Kekeç Şanında
Müminler ölümsüzlüğe inanır. Ölümsüzlüğe yani
bekaya. Serapa, sonsuzluk âlemine iman ederler. Onlar için ölüm ‘dünya
misafirhanesinden terhis’tir. Asıl vatana, ebedî yurda, ahiret diyarına göç
ediştir. Kabir, hakiki bir Müslüman için ‘cennet bahçesi’dir. Bunun için
bedenler ölse de ruhlar hay’dır, diridir ve asla ölmez.

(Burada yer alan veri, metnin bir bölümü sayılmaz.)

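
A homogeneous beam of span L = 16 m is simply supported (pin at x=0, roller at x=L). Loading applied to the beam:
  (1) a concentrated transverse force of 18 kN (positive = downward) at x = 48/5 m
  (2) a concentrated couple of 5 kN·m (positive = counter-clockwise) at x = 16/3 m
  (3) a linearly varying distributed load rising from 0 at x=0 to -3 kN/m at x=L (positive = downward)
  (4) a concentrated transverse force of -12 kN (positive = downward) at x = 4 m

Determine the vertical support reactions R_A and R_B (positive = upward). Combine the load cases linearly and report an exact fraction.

R_A = -759/80 kN, R_B = -681/80 kN

Load 1 — point force P=18 kN at a=48/5 m (b=L-a=32/5):
  R_A = Pb/L = 18·(32/5)/16 = 36/5 kN
  R_B = Pa/L = 18·(48/5)/16 = 54/5 kN
Load 2 — applied couple M₀=5 kN·m at a=16/3 m (b=L-a=32/3):
  R_A = M₀/L = 5/16 kN
  R_B = -M₀/L = -5/16 kN
Load 3 — triangular load w₀=-3 kN/m (0→w₀ over full span):
  R_A = w₀L/6 = (-3)·16/6 = -8 kN
  R_B = w₀L/3 = (-3)·16/3 = -16 kN
Load 4 — point force P=-12 kN at a=4 m (b=L-a=12):
  R_A = Pb/L = (-12)·12/16 = -9 kN
  R_B = Pa/L = (-12)·4/16 = -3 kN
Superposition: R_A = -759/80 kN, R_B = -681/80 kN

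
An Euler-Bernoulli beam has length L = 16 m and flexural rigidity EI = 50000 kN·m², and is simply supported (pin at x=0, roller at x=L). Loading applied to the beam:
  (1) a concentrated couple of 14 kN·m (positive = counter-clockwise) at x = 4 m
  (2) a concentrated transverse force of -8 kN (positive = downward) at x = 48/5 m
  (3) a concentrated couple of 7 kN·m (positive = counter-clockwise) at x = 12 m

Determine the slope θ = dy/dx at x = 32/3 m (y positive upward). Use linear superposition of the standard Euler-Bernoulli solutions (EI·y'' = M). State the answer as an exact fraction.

Load 1 — applied couple M₀=14 kN·m at a=4 m (b=L-a=12):
  θ_1 = (M₀x²/(2L)-M₀(x-a)+C₁)/EI  [x>a] with C₁=M₀(3b²-L²)/(6L)=77/3 = (14·(32/3)²/(2·16)-14·((32/3)-4)+(77/3))/50000 = -161/450000 rad
Load 2 — point force P=-8 kN at a=48/5 m (b=L-a=32/5):
  θ_2 = -Pa(2L²-6Lx+3x²+a²)/(6LEI)  [x>a] = -(-8)·(48/5)·(2·16²-6·16·(32/3)+3·(32/3)²+(48/5)²)/(6·16·50000) = -1472/1171875 rad
Load 3 — applied couple M₀=7 kN·m at a=12 m (b=L-a=4):
  θ_3 = (M₀x²/(2L)+C₁)/EI  [x≤a] with C₁=M₀(3b²-L²)/(6L)=-91/6 = (7·(32/3)²/(2·16)+(-91/6))/50000 = 7/36000 rad
Superposition: θ = Σ θ_i = -17743/12500000 rad ≈ -0.001419 rad

θ(32/3) = -17743/12500000 rad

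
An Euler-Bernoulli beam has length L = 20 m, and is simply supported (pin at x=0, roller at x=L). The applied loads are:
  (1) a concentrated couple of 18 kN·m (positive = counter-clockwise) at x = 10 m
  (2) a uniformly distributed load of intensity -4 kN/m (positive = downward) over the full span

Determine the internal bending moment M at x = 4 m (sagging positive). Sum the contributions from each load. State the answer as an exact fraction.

Load 1 — applied couple M₀=18 kN·m at a=10 m (b=L-a=10):
  M_1 = M₀x/L  [x≤a] = 18·4/20 = 18/5 kN·m
Load 2 — uniform load w=-4 kN/m over full span:
  M_2 = wx(L-x)/2 = (-4)·4·(20-4)/2 = -128 kN·m
Superposition: M = Σ M_i = -622/5 kN·m ≈ -124.400000 kN·m

M(4) = -622/5 kN·m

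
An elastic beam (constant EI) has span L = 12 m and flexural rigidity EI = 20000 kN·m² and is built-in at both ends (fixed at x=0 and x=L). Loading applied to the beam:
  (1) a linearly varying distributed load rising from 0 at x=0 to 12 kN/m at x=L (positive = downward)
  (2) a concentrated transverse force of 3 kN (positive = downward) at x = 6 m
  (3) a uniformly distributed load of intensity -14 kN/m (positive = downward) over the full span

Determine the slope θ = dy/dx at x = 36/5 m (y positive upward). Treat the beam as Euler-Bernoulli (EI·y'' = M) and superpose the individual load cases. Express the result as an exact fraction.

Load 1 — triangular load w₀=12 kN/m (0→w₀ over full span):
  θ_1 = -w₀(2x(L-x)(L-2x)(x+2L)+x²(L-x)²)/(120LEI) = -12·(2·(36/5)·(12-(36/5))·(12-2·(36/5))·((36/5)+2·12)+(36/5)²·(12-(36/5))²)/(120·12·20000) = 648/390625 rad
Load 2 — point force P=3 kN at a=6 m (b=L-a=6):
  θ_2 = Pa²(L-x)(2bL-(3b+a)(L-x))/(2L³EI)  [x>a] = 3·6²·(12-(36/5))·(2·6·12-(3·6+6)·(12-(36/5)))/(2·12³·20000) = 27/125000 rad
Load 3 — uniform load w=-14 kN/m over full span:
  θ_3 = -wx(L-x)(L-2x)/(12EI) = -(-14)·(36/5)·(12-(36/5))·(12-2·(36/5))/(12·20000) = -378/78125 rad
Superposition: θ = Σ θ_i = -9261/3125000 rad ≈ -0.002964 rad

θ(36/5) = -9261/3125000 rad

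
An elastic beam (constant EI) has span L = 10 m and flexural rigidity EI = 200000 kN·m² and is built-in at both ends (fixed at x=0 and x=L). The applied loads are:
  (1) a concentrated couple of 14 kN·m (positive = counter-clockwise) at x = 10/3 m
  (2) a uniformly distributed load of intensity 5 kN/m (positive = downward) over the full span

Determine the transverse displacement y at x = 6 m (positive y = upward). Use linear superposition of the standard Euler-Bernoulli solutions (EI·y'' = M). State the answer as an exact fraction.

Load 1 — applied couple M₀=14 kN·m at a=10/3 m (b=L-a=20/3):
  y_1 = (R_Ax³/6 - M_Ax²/2 - M₀(x-a)²/2)/EI  [x>a] with R_A=28/15, M_A=0 = ((28/15)·6³/6 - 0·6²/2 - 14·(6-(10/3))²/2)/200000 = 49/562500 m
Load 2 — uniform load w=5 kN/m over full span:
  y_2 = -wx²(L-x)²/(24EI) = -5·6²·(10-6)²/(24·200000) = -3/5000 m
Superposition: y = Σ y_i = -577/1125000 m ≈ -0.000513 m

y(6) = -577/1125000 m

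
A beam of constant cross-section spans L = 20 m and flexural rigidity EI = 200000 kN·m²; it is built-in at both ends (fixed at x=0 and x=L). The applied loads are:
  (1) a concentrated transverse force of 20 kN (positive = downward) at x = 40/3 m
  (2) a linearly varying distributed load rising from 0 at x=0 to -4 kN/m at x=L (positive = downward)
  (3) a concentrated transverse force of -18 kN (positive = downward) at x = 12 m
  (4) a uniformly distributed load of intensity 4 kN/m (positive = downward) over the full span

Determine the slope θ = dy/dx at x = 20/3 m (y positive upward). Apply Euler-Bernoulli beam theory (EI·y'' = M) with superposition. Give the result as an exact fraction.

θ(20/3) = -3223/7593750 rad

Load 1 — point force P=20 kN at a=40/3 m (b=L-a=20/3):
  θ_1 = -Pb²x(2aL-(3a+b)x)/(2L³EI)  [x≤a] = -20·(20/3)²·(20/3)·(2·(40/3)·20-(3·(40/3)+(20/3))·(20/3))/(2·20³·200000) = -1/2430 rad
Load 2 — triangular load w₀=-4 kN/m (0→w₀ over full span):
  θ_2 = -w₀(2x(L-x)(L-2x)(x+2L)+x²(L-x)²)/(120LEI) = -(-4)·(2·(20/3)·(20-(20/3))·(20-2·(20/3))·((20/3)+2·20)+(20/3)²·(20-(20/3))²)/(120·20·200000) = 16/30375 rad
Load 3 — point force P=-18 kN at a=12 m (b=L-a=8):
  θ_3 = -Pb²x(2aL-(3a+b)x)/(2L³EI)  [x≤a] = -(-18)·8²·(20/3)·(2·12·20-(3·12+8)·(20/3))/(2·20³·200000) = 7/15625 rad
Load 4 — uniform load w=4 kN/m over full span:
  θ_4 = -wx(L-x)(L-2x)/(12EI) = -4·(20/3)·(20-(20/3))·(20-2·(20/3))/(12·200000) = -2/2025 rad
Superposition: θ = Σ θ_i = -3223/7593750 rad ≈ -0.000424 rad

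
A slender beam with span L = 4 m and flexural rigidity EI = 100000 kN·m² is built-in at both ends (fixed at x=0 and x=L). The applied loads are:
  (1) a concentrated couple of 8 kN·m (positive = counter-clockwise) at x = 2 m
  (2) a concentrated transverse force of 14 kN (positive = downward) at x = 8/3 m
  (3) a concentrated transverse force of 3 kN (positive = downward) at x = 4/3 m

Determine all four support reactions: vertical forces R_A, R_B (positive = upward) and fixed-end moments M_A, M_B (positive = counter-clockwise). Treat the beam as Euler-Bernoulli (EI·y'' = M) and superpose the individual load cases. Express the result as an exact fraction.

Load 1 — applied couple M₀=8 kN·m at a=2 m (b=L-a=2):
  R_A = 6M₀ab/L³ = 6·8·2·2/4³ = 3 kN
  M_A = M₀b(2a-b)/L² = 8·2·(2·2-2)/4² = 2 kN·m
  R_B = -6M₀ab/L³ = -6·8·2·2/4³ = -3 kN
  M_B = M₀a(2b-a)/L² = 8·2·(2·2-2)/4² = 2 kN·m
Load 2 — point force P=14 kN at a=8/3 m (b=L-a=4/3):
  R_A = Pb²(3a+b)/L³ = 14·(4/3)²·(3·(8/3)+(4/3))/4³ = 98/27 kN
  M_A = Pab²/L² = 14·(8/3)·(4/3)²/4² = 112/27 kN·m
  R_B = Pa²(a+3b)/L³ = 14·(8/3)²·((8/3)+3·(4/3))/4³ = 280/27 kN
  M_B = -Pa²b/L² = -14·(8/3)²·(4/3)/4² = -224/27 kN·m
Load 3 — point force P=3 kN at a=4/3 m (b=L-a=8/3):
  R_A = Pb²(3a+b)/L³ = 3·(8/3)²·(3·(4/3)+(8/3))/4³ = 20/9 kN
  M_A = Pab²/L² = 3·(4/3)·(8/3)²/4² = 16/9 kN·m
  R_B = Pa²(a+3b)/L³ = 3·(4/3)²·((4/3)+3·(8/3))/4³ = 7/9 kN
  M_B = -Pa²b/L² = -3·(4/3)²·(8/3)/4² = -8/9 kN·m
Superposition: R_A = 239/27 kN, M_A = 214/27 kN·m, R_B = 220/27 kN, M_B = -194/27 kN·m

R_A = 239/27 kN, M_A = 214/27 kN·m, R_B = 220/27 kN, M_B = -194/27 kN·m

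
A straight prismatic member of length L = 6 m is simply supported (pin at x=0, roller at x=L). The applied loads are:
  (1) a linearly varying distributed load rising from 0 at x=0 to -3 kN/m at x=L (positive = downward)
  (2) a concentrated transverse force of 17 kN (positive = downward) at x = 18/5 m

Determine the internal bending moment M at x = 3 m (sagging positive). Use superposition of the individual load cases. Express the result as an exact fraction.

M(3) = 273/20 kN·m

Load 1 — triangular load w₀=-3 kN/m (0→w₀ over full span):
  M_1 = w₀Lx/6 - w₀x³/(6L) = (-3)·6·3/6 - (-3)·3³/(6·6) = -27/4 kN·m
Load 2 — point force P=17 kN at a=18/5 m (b=L-a=12/5):
  M_2 = Pbx/L  [x≤a] = 17·(12/5)·3/6 = 102/5 kN·m
Superposition: M = Σ M_i = 273/20 kN·m ≈ 13.650000 kN·m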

Ahmet Kekeç dört sene önce İlahi daveti aldı, ezelî
ve ebedî yola çıktı. Ölümsüzler kervanına o da katılmıştı. Pazar günü “Mihmandar-ı
Nebi” Ebu Eyyübe’l Ensarî’nin semtinde misafirdik. Yeni Dünya Vakfı’nda sohbet
meclisi kuruldu, kelamlar edildi, hüsn-ü şehadetler edildi ve yazarımız
rahmetle, muhabbetle, hürmetle yâd edildi. Hissettik, ruhaniyeti aramızdaydı.
Zaten bedenen de yakınımızdaydı.
Şerif Aydemir, Bedir Acar, Bünyamin Yılmaz, Suavi
Kemal Yazgıç, İsmail Fatih Ceylan ne güzel beyanlarda bulundular, ne kadar
anlamlı hatıraları paylaştılar. Destansı hayatı, etkili yazıları, kıymetli
kitapları, olağanüstü cesareti, teslim olmayan imanı konuşuldu. Sonra Kur’an-ı
Kerim okundu ruhuna. Hep birlikte hazireye geçtik. Kabrinin başında dualar
edildi, Fatihalar okundu. Çok güzel, manidar hâllerdi.
O şüphesiz son dönemin en iyi köşe yazarlarından
birisiydi. Mutfakta pişmiş, sonra basın pazarına düşmüştü. Mizacı gereği
mütevazıydı ama inancına, ülkesine saldırıldığında bir arslan edasına
bürünürdü. O munis adamın kalemi bir anda keskin kılınca dönüşürdü. Artık
mukaddesat düşmanları paylarına düşenleri alırdı. Bu yönüyle hep Osmanlı
akıncılarına, uç beylerine benzetirdim kendisini. Dosta tevazu abidesi, düşmana
ise şahin. Tam da bir mümine yakışan eda.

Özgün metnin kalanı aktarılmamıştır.